Sitting in the stands at the Olympic Stadium on 24 July, Landy did not like his chances in the 1,500m set to take place in less than hour. He was in the fourth, and probably most difficult, heat in the qualifying round. Only the top four finishers in his race moved forward to the semi-final, and his eight-man heat included French and Yugoslav champions El Mabrouk and Otenhajmer, as well as America’s Bob McMillen and England’s Roger Bannister, the latter of whom Landy had met briefly while competing in London. Landy knew that his best time in the distance (3:52.8) was several seconds slower than his competitors, plus he was much more accustomed to running a mile than 1,500m.
Although only 120 yards shorter than the mile, the 1,500m was an awkward race. Standard European tracks, Helsinki included, were 400 metres in length, meaning that runners competed over three and three-quarter laps. Landy disliked the race, as he later explained: ‘There’s nothing graceful about it. You don’t start where you finish, it’s ugly.’ The split times were difficult to understand, and given the incomplete first lap, he found it hard to get into his rhythm.
At that moment, however, Landy was more interested in watching the 5,000m final, which was about to start.
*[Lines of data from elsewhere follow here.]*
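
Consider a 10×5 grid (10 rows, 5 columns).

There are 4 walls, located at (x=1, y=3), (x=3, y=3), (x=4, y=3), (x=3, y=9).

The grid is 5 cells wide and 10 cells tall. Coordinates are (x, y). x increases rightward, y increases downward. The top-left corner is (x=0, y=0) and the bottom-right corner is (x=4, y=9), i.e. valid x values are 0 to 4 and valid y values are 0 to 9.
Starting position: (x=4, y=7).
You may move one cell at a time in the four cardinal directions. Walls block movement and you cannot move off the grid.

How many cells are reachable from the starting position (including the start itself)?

BFS flood-fill from (x=4, y=7):
  Distance 0: (x=4, y=7)
  Distance 1: (x=4, y=6), (x=3, y=7), (x=4, y=8)
  Distance 2: (x=4, y=5), (x=3, y=6), (x=2, y=7), (x=3, y=8), (x=4, y=9)
  Distance 3: (x=4, y=4), (x=3, y=5), (x=2, y=6), (x=1, y=7), (x=2, y=8)
  Distance 4: (x=3, y=4), (x=2, y=5), (x=1, y=6), (x=0, y=7), (x=1, y=8), (x=2, y=9)
  Distance 5: (x=2, y=4), (x=1, y=5), (x=0, y=6), (x=0, y=8), (x=1, y=9)
  Distance 6: (x=2, y=3), (x=1, y=4), (x=0, y=5), (x=0, y=9)
  Distance 7: (x=2, y=2), (x=0, y=4)
  Distance 8: (x=2, y=1), (x=1, y=2), (x=3, y=2), (x=0, y=3)
  Distance 9: (x=2, y=0), (x=1, y=1), (x=3, y=1), (x=0, y=2), (x=4, y=2)
  Distance 10: (x=1, y=0), (x=3, y=0), (x=0, y=1), (x=4, y=1)
  Distance 11: (x=0, y=0), (x=4, y=0)
Total reachable: 46 (grid has 46 open cells total)

Answer: Reachable cells: 46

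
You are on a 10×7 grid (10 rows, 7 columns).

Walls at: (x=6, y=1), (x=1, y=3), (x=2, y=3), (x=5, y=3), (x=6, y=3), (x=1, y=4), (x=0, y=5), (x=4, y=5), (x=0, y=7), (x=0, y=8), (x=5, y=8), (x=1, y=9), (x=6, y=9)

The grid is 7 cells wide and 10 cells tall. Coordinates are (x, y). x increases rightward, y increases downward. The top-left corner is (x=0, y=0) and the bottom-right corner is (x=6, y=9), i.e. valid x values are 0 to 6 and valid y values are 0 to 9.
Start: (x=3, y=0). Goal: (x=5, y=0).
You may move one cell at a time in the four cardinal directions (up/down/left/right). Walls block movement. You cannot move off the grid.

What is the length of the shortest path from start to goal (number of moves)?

BFS from (x=3, y=0) until reaching (x=5, y=0):
  Distance 0: (x=3, y=0)
  Distance 1: (x=2, y=0), (x=4, y=0), (x=3, y=1)
  Distance 2: (x=1, y=0), (x=5, y=0), (x=2, y=1), (x=4, y=1), (x=3, y=2)  <- goal reached here
One shortest path (2 moves): (x=3, y=0) -> (x=4, y=0) -> (x=5, y=0)

Answer: Shortest path length: 2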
He had failed to qualify for the longer event, finishing over thirty seconds behind the winner of his heat, Alain Mimoun, in tenth position overall. It was a poor showing, but his personal best, achieved in early February, had been only two seconds faster. He had to settle for watching his friend and countryman Les Perry try to take home a medal in an event featuring the ‘human locomotive’ Emil Zatopek, former gold medal winner Gaston Reiff, new Olympic record holder Herbert Schade, and English up-and-comer Chris Chataway, as well as the fearsome French-Algerian Mimoun. It promised to be a must-see battle.
When the gun went off, the red-headed Chataway moved into an early lead, at the head of the pack for the first lap, with Schade behind him and Perry in the middle of the pack. The Australian team cheered on the ‘Mighty Atom’, but by the end of the third lap, with the first four runners averaging sixty-seven seconds per lap, Perry looked like a minor player on a great stage. Soon enough, Zatopek was setting the pace. The very sight of the 30-year-old Czech army major was frightening. His bony five-foot-eight-inch frame sped down the track in an unrhythmic mess of arms and legs. His head rolled back and forth as he ran; his tongue protruded from his mouth; his face contorted as if, one sportswriter noted, he was experiencing an ‘apoplectic fit’. Yet the runners knew he was fitter than they were, and Zatopek did not hesitate to inform them of the matter, mid-race. While his competitors gasped for air, the Czech considered it a good time for a conversation. During his 10,000m final, in which he’d broken his own world record, Zatopek had run alongside the Russian Anoufriev, who had set a rapid early pace, and admonished him on the dangers of going out too fast. As Zatopek blazed into the lead in the 5,000m final, he yelled back at Schade in German, ‘Herbert, do two laps with me!’